I love reading about the origins of food and particularly chocolate this confection dates back years before the introduction of American Raisinets in 1927 we think they first appeared in the late Middle Ages in Europe,
where they took various nuts and seeds like fennel, caraway and almonds and coated them with sugar,
These had several different names mainly called comfits from the Italian word confetti - and were sometimes thrown at weddings before paper confetti replaced them.
French confectioners used to make a joke sweet that looked similar to rabbit droppings, they called them Crotte de Lapin.
These little chocolate drops were high in cocoa butter and melt as soon as you touch them.
This caused a problem, in the early 18th Century, they were being eaten by wealthy ladies who wore expensive white gloves.

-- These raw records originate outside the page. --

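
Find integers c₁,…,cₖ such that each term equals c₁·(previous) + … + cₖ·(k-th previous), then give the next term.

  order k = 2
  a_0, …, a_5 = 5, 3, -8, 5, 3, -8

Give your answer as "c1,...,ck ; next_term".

  a_2 = -1·3 + -1·5 = -8
  a_3 = -1·-8 + -1·3 = 5
  a_4 = -1·5 + -1·-8 = 3
  a_5 = -1·3 + -1·5 = -8
  a_6 = -1·-8 + -1·3 = 5

-1,-1 ; 5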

If confectioners wanted to continue to sell to these wealthy ladies they needed a solution,
so they started covering the chocolate with a hard sugar coating to seal in the chocolate and stop it melting on their gloves, this is the process we now call panning.
March 24th is National Chocolate Covered Raisins Day, in U.S.A raisinets are a cinema staple and the third-largest selling confection
I wrote a blog in more detail on how to pan using chocolate here
RECIPE: CHOCOLATE COVERED RAISIN CLUSTERS
You need only two ingredients to make chocolate-covered raisins at home: raisins, and chocolate. You can coat the raisins in dark, milk or white chocolate using melted tempered chocolate chips. But the better the chocolate quality, the better the taste.
600g dark chocolate chopped up
Line 4 large baking sheets with baking paper.
Melt 400g of chopped chocolate in the microwave in short thirty second burst until full melted don’t let it get hotter than 50C
Add in the remaining 200g of chocolate and stir until it reaches 32C
Add the raisins to the chocolate and stir well to coat evenly. Use a teaspoon to place 24 small clusters of the raisins onto 2 lined baking sheets. Set aside to cool and firm up.
Keep in airtight containers, layered up between baking paper, in a cool dark place for up to 1 month.